Appliquons à ces faits et à ceux qui vont suivre la formule si exacte de M. Elsdon Best : les termes indigènes désignent à la fois des représentations matérielles de qualités immatérielles, et des représentations immatérielles d’objets matériels. La graisse des reins était-elle, pour les indigènes de Victoria, ce qu’elle est pour nous : une substance blanchâtre, molle, occupant une certaine région du corps ? Oui, sans doute. Mais elle était en même temps tout autre chose. Objet visible et tangible, elle était aussi une « qualité immatérielle », autrement dit, mystique. Elle était, selon l’expression du colon de Victoria, « la vie de l’homme ». Soustraite, comme telle, à ce que nous appelons les lois physiques, elle pouvait sortir de l’intérieur du corps et y rentrer, sans que rien trahît son départ ni son retour. L’incision même dont il a été question plus haut est une opération mystique, dont la trace ne subsiste pas nécessairement comme celle d’un coup de bistouri. Par conséquent, l’absence de cette trace sur la peau ne prouve nullement que l’incision n’a pas eu lieu et que la graisse des reins n’a pas été enlevée. Un tel argument ne vaut que pour des esprits positifs comme les nôtres. Il ne produit aucun effet sur une mentalité mystique. Celle-ci sait, à certains signes, qui ne trompent pas, que la graisse des reins a été enlevée à un individu. Sa certitude ne peut être ébranlée, non plus qu’elle n’a besoin d’être confirmée, par le témoignage des sens.

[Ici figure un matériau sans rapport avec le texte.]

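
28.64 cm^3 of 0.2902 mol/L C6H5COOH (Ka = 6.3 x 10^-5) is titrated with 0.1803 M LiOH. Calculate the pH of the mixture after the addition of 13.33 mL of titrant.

3.81

Initial n(C6H5COOH) = 0.2902 x 0.02864 = 0.008311 mol.
n(LiOH) added = 0.1803 x 0.01333 = 0.002403 mol, converting that many moles of C6H5COOH to C6H5COO-.
Remaining n(C6H5COOH) = 0.005908 mol; n(C6H5COO-) = 0.002403 mol.
By Henderson-Hasselbalch, pH = pKa + log([A^-]/[HA]) = 4.20 + log(0.002403/0.005908) = 4.20 + (-0.39) = 3.81.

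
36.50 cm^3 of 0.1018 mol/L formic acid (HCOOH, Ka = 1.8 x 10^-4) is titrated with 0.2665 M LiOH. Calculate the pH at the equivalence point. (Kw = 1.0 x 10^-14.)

n(HCOOH) = 0.1018 x 0.03650 = 0.003716 mol; V(LiOH) at equivalence = 0.003716/0.2665 = 0.01394 L.
At equivalence all the acid is converted to HCOO-; total volume = 0.03650 + 0.01394 = 0.05044 L, so [HCOO-] = 0.003716/0.05044 = 0.07366 M.
Kb = Kw/Ka = 1.0e-14 / 1.8 x 10^-4 = 5.56e-11.
[OH^-] = sqrt(Kb x [HCOO-]) = sqrt(5.56e-11 x 0.07366) = 2.02e-6 M.
pOH = 5.69, so pH = 14.00 - 5.69 = 8.31.

8.31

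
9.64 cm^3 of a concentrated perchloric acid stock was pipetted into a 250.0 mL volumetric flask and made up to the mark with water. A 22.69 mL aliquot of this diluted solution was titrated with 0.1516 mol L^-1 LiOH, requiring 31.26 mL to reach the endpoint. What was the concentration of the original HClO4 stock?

5.42 M

n(LiOH) = 0.1516 x 0.03126 = 0.004739 mol.
n(HClO4) in the aliquot = 0.004739 mol.
[diluted HClO4] = 0.004739 / 0.02269 = 0.2089 M.
Dilution factor = 250.0/9.640 = 25.93, so [stock] = 0.2089 x 25.93 = 5.42 M.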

Un indigène rentre à son camp en disant que la graisse de ses reins lui a été enlevée. Consternation générale. L’homme se croit déjà mort. « Malcolm, magicien et très savant docteur, qui croyait posséder le pouvoir de voler et de fendre l’air comme un aigle, se mit alors au travail. Il disparut dans l’obscurité ; des branches craquèrent et bruirent au moment où il prit son vol vers le ciel à travers les arbres…

  1. Letters of Victorian pioneers, p. 68.